The Reason Foundation estimates that States of the Union are facing a $9 billion a year shortfall to deal with infrastructure, mainly roads. Governors aren't sure what to do about the problem. The public is intolerant when it comes to raising taxes. From the public's point of view, tolls are taxes, so raising tolls is also politically radioactive. As a consequence more and more Governors are turning to so-called private/public investments. The latest to turn to this "solution" is Pennsylvania's Governor Edward G. (Ed) Rendell. At least he has been popular. But what of his announcement that the Albertis Group of Spain was the winner of major competition to lease portions of the Pennsylvania Turnpike? The multiyear lease could bring in as much as $18 billion, depending on how much of the Turnpike is leased.

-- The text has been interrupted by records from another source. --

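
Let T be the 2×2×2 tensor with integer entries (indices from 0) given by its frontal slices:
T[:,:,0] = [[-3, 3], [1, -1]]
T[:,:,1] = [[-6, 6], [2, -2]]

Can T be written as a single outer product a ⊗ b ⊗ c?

If T = a ⊗ b ⊗ c then every fibre of T is a multiple of the corresponding factor, so read the factors off the fibres through the nonzero entry T[0,0,0] = -3.
The mode-1 fibre T[:,0,0] = [-3, 1] gives a = [3, -1] (primitive direction); the mode-2 fibre T[0,:,0] = [-3, 3] gives b = [1, -1]; then c[k] = T[0,0,k] / (a[0]·b[0]) = [-3, -6] / 3 = [-1, -2].
Expanding [3, -1] ⊗ [1, -1] ⊗ [-1, -2] reproduces all 8 entries of T, so T = [3, -1] ⊗ [1, -1] ⊗ [-1, -2] and rank(T) ≤ 1.
Equivalently every frontal slice T[:,:,k] is c[k] times the rank-1 matrix [3, -1] ⊗ [1, -1]. So T has rank 1 (it is nonzero).

Yes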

It would appear that the public does not like private interests' leasing infrastructure. When the leasing agent is from a foreign country the opposition goes off the charts. When the National Surface Transportation Policy and Revenue Study Commission, upon which I served, took up the question of private/public investments the recommendation only passed when Commissioners agreed that no foreign government or private consortium should be the leasing agent. In other words, if states are to make a deal let it be with fellow Americans and not a foreign country.
The public, having paid for the building of toll roads, feels as if they own these facilities and they just intensely dislike foreign entities owning them. One libertarian economist who favors such partnerships said when asked about public reaction, "Well, if it gets to be a problem we can always nationalize the facility. I suppose so but that is highly unlikely to happen, especially when the United States would then be nationalizing facilities belonging to an ally. Or if an ally becomes an enemy, then what? Do we want enemies holding key properties in this country?

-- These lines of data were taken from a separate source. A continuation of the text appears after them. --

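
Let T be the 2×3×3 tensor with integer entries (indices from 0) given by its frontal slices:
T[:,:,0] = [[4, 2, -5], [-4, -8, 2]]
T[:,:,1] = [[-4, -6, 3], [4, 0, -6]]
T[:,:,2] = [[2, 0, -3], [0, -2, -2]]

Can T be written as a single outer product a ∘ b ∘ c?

No

The mode-2 unfolding of T (rows indexed by j, columns by (i,k) = (0,0), (0,1), (0,2), (1,0), (1,1), (1,2)) is [[4, -4, 2, -4, 4, 0], [2, -6, 0, -8, 0, -2], [-5, 3, -3, 2, -6, -2]].
There the 3×3 minor on rows j ∈ {0, 1, 2}, columns (i,k) ∈ {(0,0), (0,1), (1,2)} is det [[4, -4, 0], [2, -6, -2], [-5, 3, -2]] = 16 ≠ 0, so this unfolding has rank ≥ 3; CP rank is at least every unfolding rank, so rank(T) ≥ 3.
In particular rank(T) ≥ 3 > 1, so T is not rank-1.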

The problem is not simple. Revenues from the highway trust fund are declining and will be out of money in only a few years. And as people drive less (this last Memorial Day we saw the first decline in people going on trips since 9/11) tolls produce less revenue. If a private/public partnership owns the toll road it can raise tolls any time without public hearings and without being subject to the political pressure that any current plan to raise tolls would have.

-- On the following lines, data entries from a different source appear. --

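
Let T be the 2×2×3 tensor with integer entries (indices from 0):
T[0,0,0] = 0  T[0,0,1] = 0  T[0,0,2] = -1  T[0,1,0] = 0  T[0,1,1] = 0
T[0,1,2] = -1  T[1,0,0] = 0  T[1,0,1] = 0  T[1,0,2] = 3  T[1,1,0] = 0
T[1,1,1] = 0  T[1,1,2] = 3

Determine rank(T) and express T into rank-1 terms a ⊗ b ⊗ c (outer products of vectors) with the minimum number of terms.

Lower bound: T ≠ 0 (e.g. T[0,0,2] = -1), so rank(T) ≥ 1.
Upper bound: if T = a ⊗ b ⊗ c then every fibre of T is a multiple of the corresponding factor, so read the factors off the fibres through the nonzero entry T[0,0,2] = -1.
The mode-1 fibre T[:,0,2] = [-1, 3] gives a = [1, -3] (primitive direction); the mode-2 fibre T[0,:,2] = [-1, -1] gives b = [1, 1]; then c[k] = T[0,0,k] / (a[0]·b[0]) = [0, 0, -1] / 1 = [0, 0, -1].
Expanding [1, -3] ⊗ [1, 1] ⊗ [0, 0, -1] reproduces all 12 entries of T, so T = [1, -3] ⊗ [1, 1] ⊗ [0, 0, -1] and rank(T) ≤ 1.
These bounds meet, so rank(T) = 1.
Check entry T[1,1,0] = 0: (-3)·(1)·(0) = 0.

rank(T) = 1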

Indiana Governor Mitch Daniels got in hot water for leasing portions of the Indiana Turnpike to a foreign entity. His opponent this November is making that lease an issue. Only Chicago Mayor Richard Daley, who leased the Chicago Skyway for $1.8 billion to a consortium consisting of Macquarie and Cintra from Spain, may have survived politically. Governor Rendell claims that his $12.8 billion deal with bring in 13% more revenue than the State is able to collect. He said without the tolls that the private/public partnership will bring in the toll revenue from State ownership would be only $450 million annually compared with $1.7 billion needed for infrastructure expenditures over the next ten years. It now costs $22.75 to cross Pennsylvania. Next year there will be a 25% increase in tolls. And inflation increases will be permitted at 2.5% per year. At the end of a 75-year lease, Dennis Enright, a principal of New Jersey-based NW Financial Group, told THE WALL STREET JOURNAL, it would like cost $176 to cross the State. That is exactly what citizens of Pennsylvania fear, although very few current drivers would be behind the wheel at the end of the lease.
My father always said when a deal appears too good to be true it probably is. Foreign money for infrastructure looks tempting but it may not be worth the political grief to those who propose it and put it through.